Through the adjustment of returning to ’normal’ life with one leg, Heather found a practical problem that she felt she could solve. Her residual limb, or stump as she prefers to call it, was fitted with an artificial limb. But due to the nature of the wound changing in shape and size, the prosthetic leg had to be continually replaced, whilst the old leg would be discarded. Heather realised that if the redundant prosthesis would never find another use, there must be literally thousands out there just waiting for a new home. With her experiences in the former Yugoslavia, Heather knew that these redundant limbs would be more than welcome in areas such as the Former Yugoslavia.
Heather instigated a nation-wide appeal for the donation of unwanted prostheses, and then employed the services of the inmates at Brixton prison to dismantle the limbs and make them ready for transport. October 1994, just a year after her accident, the first convoy of artificial limbs and medical equipment left for Zargreb. Arriving at the Institute of Prosthetics in Zargreb the limbs were now ready to be fitted. Over 22,000 amputees and victims of land-mine explosions have been helped since the first Convoy left the U.K.
It was not long after that at the young age of 25 that Heather wrote her biography, whilst most 25 year olds could hardly fill a chapter, Heather had a real story to tell. ’Out on a Limb’ landed straight onto The Times’ best-seller list as well as appearing in the 1997 Reader’s Digest Best non-fiction compilation. The proceeds from the book go to raising money for child amputee war victim’s world-wide (although the most publicised are in the Former Yugoslavia). All Heather’s charity work has funded from her own pocket.
Heather has been given many accolades and awards for her work for charity. Former Prime Minister John Major presented her with the Gold Award for Outstanding Achievement; The Times presented her with their Human Achievement Award, and the British Chamber of Commerce not only named her Outstanding Young Person of the Year, but also named an award after her - the Heather Mills Award. If this was not enough, in 1996 she received a nomination for The Nobel Prize and has since received the 1999 "People of the Year Award", The "Cosmopolitan Woman of Achievement 2000 Award", The "Pantene Spirit of Beauty Award" and the "Woman of the Year" by the Blue Drop Group in Sicily as well as lots more.

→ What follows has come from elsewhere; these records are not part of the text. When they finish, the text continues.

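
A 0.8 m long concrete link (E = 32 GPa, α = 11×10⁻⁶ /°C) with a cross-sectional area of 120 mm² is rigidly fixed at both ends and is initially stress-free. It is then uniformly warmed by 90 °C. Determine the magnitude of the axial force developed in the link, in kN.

P ≈ 3.8 kN (compressive)

With zero net strain, σ = E·αΔT = 32 GPa × 11×10⁻⁶ × 90 = 31.68 MPa.
Axial force P = σA = 31.68 × 120 = 3802 N = 3.802 kN, compressive.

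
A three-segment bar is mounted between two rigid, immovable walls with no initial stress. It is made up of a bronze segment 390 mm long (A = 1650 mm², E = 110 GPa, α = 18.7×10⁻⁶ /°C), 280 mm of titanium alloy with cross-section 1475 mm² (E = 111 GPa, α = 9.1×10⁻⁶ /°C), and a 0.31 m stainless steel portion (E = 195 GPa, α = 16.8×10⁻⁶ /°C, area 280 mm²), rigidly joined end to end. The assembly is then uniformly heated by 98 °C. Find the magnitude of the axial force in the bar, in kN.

With the walls removed the bar would change length by δ_free = Σ αᵢΔT Lᵢ = 18.7×10⁻⁶×98×390 + 9.1×10⁻⁶×98×280 + 16.8×10⁻⁶×98×310 = 1.475 mm.
The rigid supports impose zero overall length change; the single axial force P common to all segments must satisfy P Σ Lᵢ/(AᵢEᵢ) = δ_free.
The series flexibility is Σ Lᵢ/(AᵢEᵢ) = 390/(1650×110×10³) + 280/(1475×111×10³) + 310/(280×195×10³) = 9.537×10⁻⁶ mm/N.
P = 1.475 / 9.537×10⁻⁶ = 154600 N = 154.6 kN, compressive.

P ≈ 155 kN (compressive)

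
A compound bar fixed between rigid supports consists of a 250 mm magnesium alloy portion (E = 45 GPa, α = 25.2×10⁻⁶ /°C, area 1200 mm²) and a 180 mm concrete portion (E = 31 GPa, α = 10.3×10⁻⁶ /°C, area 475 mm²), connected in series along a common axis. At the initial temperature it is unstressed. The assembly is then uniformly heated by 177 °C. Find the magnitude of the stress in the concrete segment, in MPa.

σ ≈ 180 MPa (compressive)

Free thermal expansion of the whole bar: Σ αᵢΔT Lᵢ = 25.2×10⁻⁶×177×250 + 10.3×10⁻⁶×177×180 = 1.443 mm.
The walls prevent any net length change, so an axial force P (same in every segment) develops. Compatibility: P · Σ Lᵢ/(AᵢEᵢ) = δ_free.
Σ Lᵢ/(AᵢEᵢ) = 250/(1200×45×10³) + 180/(475×31×10³) = 1.685×10⁻⁵ mm/N.
So P = 1.443 / 1.685×10⁻⁵ = 85.63 kN, compressive.
σ_{concrete} = P / A = 85630 / 475 = 180.3 MPa.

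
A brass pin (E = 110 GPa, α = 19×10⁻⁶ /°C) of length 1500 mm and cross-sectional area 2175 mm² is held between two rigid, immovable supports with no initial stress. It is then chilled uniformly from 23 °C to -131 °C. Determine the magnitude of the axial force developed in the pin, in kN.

P ≈ 700 kN (tensile)

The ends cannot move, so σ = EαΔT = 110×10³ × 19×10⁻⁶ × 154 = 321.9 MPa.
Axial force P = σA = 321.9 × 2175 = 700000 N = 700 kN, tensile.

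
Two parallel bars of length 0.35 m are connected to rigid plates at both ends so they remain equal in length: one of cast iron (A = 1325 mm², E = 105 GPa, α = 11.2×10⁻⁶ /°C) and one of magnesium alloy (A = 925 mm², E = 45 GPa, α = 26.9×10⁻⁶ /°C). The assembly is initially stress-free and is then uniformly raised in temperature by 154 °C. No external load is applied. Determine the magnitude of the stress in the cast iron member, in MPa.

σ ≈ 58.5 MPa (tensile)

Equilibrium of a rigid end plate with no external load gives equal and opposite internal forces ±P in the two members. Since α_{magnesium alloy} > α_{cast iron}, heating drives the magnesium alloy into compression and the cast iron into tension.
Equating the net (thermal + elastic) strains gives |α₁ − α₂|·ΔT = P·[1/(A₁E₁) + 1/(A₂E₂)].
|α₁ − α₂|·ΔT = 15.7×10⁻⁶ × 154 = 0.002418.
1/(A₁E₁) + 1/(A₂E₂) = 1/(1325×105×10³) + 1/(925×45×10³) = 3.121×10⁻⁸ N⁻¹.
So P = 0.002418 / 3.121×10⁻⁸ = 77.46 kN.
σ_{cast iron} = P/A₁ = 77460/1325 = 58.46 MPa, tensile.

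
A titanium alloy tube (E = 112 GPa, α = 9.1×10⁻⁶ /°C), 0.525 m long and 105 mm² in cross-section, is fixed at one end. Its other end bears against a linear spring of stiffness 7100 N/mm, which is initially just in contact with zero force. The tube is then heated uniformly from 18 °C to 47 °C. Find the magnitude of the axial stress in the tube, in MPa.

Free thermal expansion: δ_free = αΔT L = 9.1×10⁻⁶ × 29 × 525 = 0.1385 mm.
With a force P in the spring, the elastic change of the tube is PL/(AE) and that of the spring is P/k; compatibility requires their sum to equal δ_free.
So P = δ_free / [L/(AE) + 1/k] = 0.1385 / [ 525/(105×112×10³) + 1/(7100) ].
P = 0.1385 / 0.0001855 = 746.9 N.
σ = P/A = 746.9/105 = 7.114 MPa.

σ ≈ 7.11 MPa (compressive)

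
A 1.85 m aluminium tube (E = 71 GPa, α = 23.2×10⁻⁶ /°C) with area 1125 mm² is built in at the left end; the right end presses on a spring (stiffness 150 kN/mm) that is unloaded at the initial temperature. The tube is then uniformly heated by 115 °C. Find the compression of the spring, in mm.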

Heather collected the "REDBROOK Mother & Shakers Award", presented by Hillary Clinton, and she received the Victory Award hosted by the National Rehabilitation Hospital in Washington DC.
If that was not enough, Heather has also done a lot of TV work presenting for programmes such as That’s Esther.

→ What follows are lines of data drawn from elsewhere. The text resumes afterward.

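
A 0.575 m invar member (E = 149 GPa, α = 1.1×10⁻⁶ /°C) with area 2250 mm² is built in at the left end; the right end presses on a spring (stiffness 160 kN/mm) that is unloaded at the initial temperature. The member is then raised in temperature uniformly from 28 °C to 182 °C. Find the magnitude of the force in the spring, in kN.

If the spring were absent the member would lengthen by αΔT L = 1.1×10⁻⁶ × 154 × 575 = 0.09741 mm.
Let P be the compressive force at the spring. The member shortens elastically by PL/(AE) and the spring compresses by P/k; together these equal δ_free.
So P = δ_free / [L/(AE) + 1/k] = 0.09741 / [ 575/(2250×149×10³) + 1/(160×10³) ].
P = 0.09741 / 7.965×10⁻⁶ = 12230 N.

P ≈ 12.2 kN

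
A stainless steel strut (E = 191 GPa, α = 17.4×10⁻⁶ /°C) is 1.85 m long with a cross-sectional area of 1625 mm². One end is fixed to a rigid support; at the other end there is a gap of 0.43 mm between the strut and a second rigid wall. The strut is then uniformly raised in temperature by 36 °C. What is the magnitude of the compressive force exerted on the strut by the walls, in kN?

If the wall were absent the strut would grow by αΔT L = 17.4×10⁻⁶ × 36 × 1850 = 1.159 mm.
After closing the 0.43 mm clearance, 1.159 − 0.43 = 0.7288 mm of expansion remains to be suppressed by the wall.
That suppressed elongation corresponds to σ = E·Δ/L = 191×10³ × 0.7288/1850 = 75.25 MPa.
P = σA = 75.25 × 1625 = 122.3 kN.

P ≈ 122 kN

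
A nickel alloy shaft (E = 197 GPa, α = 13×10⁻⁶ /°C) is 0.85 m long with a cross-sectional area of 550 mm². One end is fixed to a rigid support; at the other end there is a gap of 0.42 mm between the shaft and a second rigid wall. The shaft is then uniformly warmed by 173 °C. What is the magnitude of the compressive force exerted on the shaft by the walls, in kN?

P ≈ 190 kN

Free thermal elongation = αΔT L = 13×10⁻⁶ × 173 × 850 = 1.912 mm.
This exceeds the 0.42 mm gap, so the wall pushes back. The portion of expansion that must be recovered elastically is δ_free − gap = 1.912 − 0.42 = 1.492 mm.
So σ = E(δ_free − g)/L = 197×10³ × 1.492/850 = 345.7 MPa.
Force on the wall = σA = 345.7 × 550 mm² = 190.1 kN.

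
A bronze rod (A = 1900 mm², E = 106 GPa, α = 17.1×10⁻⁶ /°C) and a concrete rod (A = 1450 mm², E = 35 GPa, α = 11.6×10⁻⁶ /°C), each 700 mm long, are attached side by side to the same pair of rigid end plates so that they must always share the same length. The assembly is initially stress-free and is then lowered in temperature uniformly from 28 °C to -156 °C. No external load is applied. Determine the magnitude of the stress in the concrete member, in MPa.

σ ≈ 28.3 MPa (compressive)

Equilibrium of a rigid end plate with no external load gives equal and opposite internal forces ±P in the two members. Since α_{bronze} > α_{concrete}, cooling drives the bronze into tension and the concrete into compression.
Equating the net (thermal + elastic) strains gives |α₁ − α₂|·ΔT = P·[1/(A₁E₁) + 1/(A₂E₂)].
|α₁ − α₂|·ΔT = 5.5×10⁻⁶ × 184 = 0.001012.
1/(A₁E₁) + 1/(A₂E₂) = 1/(1900×106×10³) + 1/(1450×35×10³) = 2.467×10⁻⁸ N⁻¹.
P = 0.001012 / 2.467×10⁻⁸ = 41020 N = 41.02 kN.
σ_{concrete} = P/A₂ = 41020/1450 = 28.29 MPa, compressive.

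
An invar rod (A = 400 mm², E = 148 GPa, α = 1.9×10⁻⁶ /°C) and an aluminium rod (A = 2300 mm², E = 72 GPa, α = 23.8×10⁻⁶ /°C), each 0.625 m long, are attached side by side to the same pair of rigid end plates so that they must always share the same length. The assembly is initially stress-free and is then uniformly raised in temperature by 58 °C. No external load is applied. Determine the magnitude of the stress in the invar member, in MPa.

Equilibrium of a rigid end plate with no external load gives equal and opposite internal forces ±P in the two members. Since α_{aluminium} > α_{invar}, heating drives the aluminium into compression and the invar into tension.
Compatibility of the two members (thermal + elastic change equal): (α₁ − α₂)ΔT = P·[1/(A₁E₁) + 1/(A₂E₂)].
|α₁ − α₂|·ΔT = 21.9×10⁻⁶ × 58 = 0.00127.
1/(A₁E₁) + 1/(A₂E₂) = 1/(400×148×10³) + 1/(2300×72×10³) = 2.293×10⁻⁸ N⁻¹.
So P = 0.00127 / 2.293×10⁻⁸ = 55.39 kN.
σ_{invar} = P/A₁ = 55390/400 = 138.5 MPa, tensile.

σ ≈ 138 MPa (tensile)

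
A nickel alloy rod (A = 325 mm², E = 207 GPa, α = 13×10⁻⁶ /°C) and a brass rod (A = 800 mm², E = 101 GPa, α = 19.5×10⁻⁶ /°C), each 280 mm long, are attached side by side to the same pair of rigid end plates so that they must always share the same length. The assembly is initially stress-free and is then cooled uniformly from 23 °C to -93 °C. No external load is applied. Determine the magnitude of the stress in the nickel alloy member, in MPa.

Both members must finish at the same length. With the larger α, the brass tends to over-contract; the plates restrain it, putting the brass in tension and the nickel alloy in compression. With no external load the two internal forces are equal and opposite, magnitude P.
Setting the final lengths equal and cancelling L: (α₁ − α₂)ΔT = P/(A₁E₁) + P/(A₂E₂).
|α₁ − α₂|·ΔT = 6.5×10⁻⁶ × 116 = 0.000754.
1/(A₁E₁) + 1/(A₂E₂) = 1/(325×207×10³) + 1/(800×101×10³) = 2.724×10⁻⁸ N⁻¹.
So P = 0.000754 / 2.724×10⁻⁸ = 27.68 kN.
σ_{nickel alloy} = P/A₁ = 27680/325 = 85.17 MPa, compressive.

σ ≈ 85.2 MPa (compressive)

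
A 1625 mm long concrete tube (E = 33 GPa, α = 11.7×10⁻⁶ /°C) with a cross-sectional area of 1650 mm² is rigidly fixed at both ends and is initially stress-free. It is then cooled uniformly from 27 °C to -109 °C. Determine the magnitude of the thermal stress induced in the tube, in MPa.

σ ≈ 52.5 MPa (tensile)

With length fixed, the mechanical strain must cancel the thermal strain αΔT = 11.7×10⁻⁶ × 136 = 1591.2×10⁻⁶.
σ = EαΔT = 33×10³ × 11.7×10⁻⁶ × 136 = 52.51 MPa (tensile; the tube is trying to contract).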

In her personal life, she found temporary happiness with ex-Beatle Sir Paul McCartney. Despite some rather obvious objections from Paul’s daughter Stella, the couple married in 2002 and had a daughter together.

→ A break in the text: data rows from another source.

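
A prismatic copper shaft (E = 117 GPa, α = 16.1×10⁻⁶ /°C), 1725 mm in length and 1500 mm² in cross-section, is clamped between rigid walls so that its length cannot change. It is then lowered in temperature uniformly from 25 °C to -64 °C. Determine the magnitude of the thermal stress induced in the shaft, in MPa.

Because both ends are immovable the net strain is zero, and the suppressed thermal strain is αΔT = 16.1×10⁻⁶ × 89 = 1432.9×10⁻⁶.
Hence σ = E·αΔT = 117×10³ × 1432.9×10⁻⁶ = 167.6 MPa, tensile.

σ ≈ 168 MPa (tensile)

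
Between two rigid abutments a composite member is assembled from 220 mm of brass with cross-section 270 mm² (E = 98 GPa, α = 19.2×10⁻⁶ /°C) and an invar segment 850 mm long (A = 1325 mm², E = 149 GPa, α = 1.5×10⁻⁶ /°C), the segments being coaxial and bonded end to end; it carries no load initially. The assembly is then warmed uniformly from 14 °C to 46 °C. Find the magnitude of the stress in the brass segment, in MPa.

σ ≈ 51.6 MPa (compressive)

With the walls removed the bar would change length by δ_free = Σ αᵢΔT Lᵢ = 19.2×10⁻⁶×32×220 + 1.5×10⁻⁶×32×850 = 0.176 mm.
The walls prevent any net length change, so an axial force P (same in every segment) develops. Compatibility: P · Σ Lᵢ/(AᵢEᵢ) = δ_free.
Σ Lᵢ/(AᵢEᵢ) = 220/(270×98×10³) + 850/(1325×149×10³) = 1.262×10⁻⁵ mm/N.
P = 0.176 / 1.262×10⁻⁵ = 13940 N = 13.94 kN, compressive.
σ_{brass} = P / A = 13940 / 270 = 51.64 MPa.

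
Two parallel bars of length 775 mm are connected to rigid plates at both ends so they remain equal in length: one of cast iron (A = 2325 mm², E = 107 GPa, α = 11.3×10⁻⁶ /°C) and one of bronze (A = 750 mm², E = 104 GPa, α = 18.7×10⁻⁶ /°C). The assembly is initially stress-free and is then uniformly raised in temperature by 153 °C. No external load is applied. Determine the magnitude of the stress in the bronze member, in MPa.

Both members must finish at the same length. With the larger α, the bronze tends to over-expand; the plates restrain it, putting the bronze in compression and the cast iron in tension. With no external load the two internal forces are equal and opposite, magnitude P.
Setting the final lengths equal and cancelling L: (α₁ − α₂)ΔT = P/(A₁E₁) + P/(A₂E₂).
|α₁ − α₂|·ΔT = 7.4×10⁻⁶ × 153 = 0.001132.
1/(A₁E₁) + 1/(A₂E₂) = 1/(2325×107×10³) + 1/(750×104×10³) = 1.684×10⁻⁸ N⁻¹.
So P = 0.001132 / 1.684×10⁻⁸ = 67.23 kN.
σ_{bronze} = P/A₂ = 67230/750 = 89.64 MPa, compressive.

σ ≈ 89.6 MPa (compressive)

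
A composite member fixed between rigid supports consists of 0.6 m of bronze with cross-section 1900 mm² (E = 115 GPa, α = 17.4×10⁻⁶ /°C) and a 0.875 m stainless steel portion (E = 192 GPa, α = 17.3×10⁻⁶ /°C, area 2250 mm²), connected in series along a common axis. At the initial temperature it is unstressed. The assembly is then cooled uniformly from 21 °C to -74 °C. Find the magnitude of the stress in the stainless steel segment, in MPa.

σ ≈ 226 MPa (tensile)

Free thermal contraction of the whole bar: Σ αᵢΔT Lᵢ = 17.4×10⁻⁶×95×600 + 17.3×10⁻⁶×95×875 = 2.43 mm.
The rigid supports impose zero overall length change; the single axial force P common to all segments must satisfy P Σ Lᵢ/(AᵢEᵢ) = δ_free.
The series flexibility is Σ Lᵢ/(AᵢEᵢ) = 600/(1900×115×10³) + 875/(2250×192×10³) = 4.771×10⁻⁶ mm/N.
So P = 2.43 / 4.771×10⁻⁶ = 509.2 kN, tensile.
σ_{stainless steel} = P / A = 509200 / 2250 = 226.3 MPa.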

In 2006 both Paul and Heather made a joint statement confirming their separation, after Paul McCartney filed for divorce, citing ‘unreasonable behaviour’. What has followed has been a media storm, with Heather at the heart of the controversy.
The main allegations is that she merely married Sir Paul for his money and fame, with British papers suggesting that this could be the biggest divorce settlement ever witnessed. Heather has always denied the allegation of being a ‘gold digger’, claiming that the separation and process of divorce is ‘worse than losing my leg’.
Alongside her threat to sue national papers over ‘false, damaging and immensely upsetting’ reports about the divorce, it has also been reported that Heather has received death threats since splitting with her husband.
In January 2003, a settlement was announced between the two parties, believed to amount to £32 million, plus a gagging order.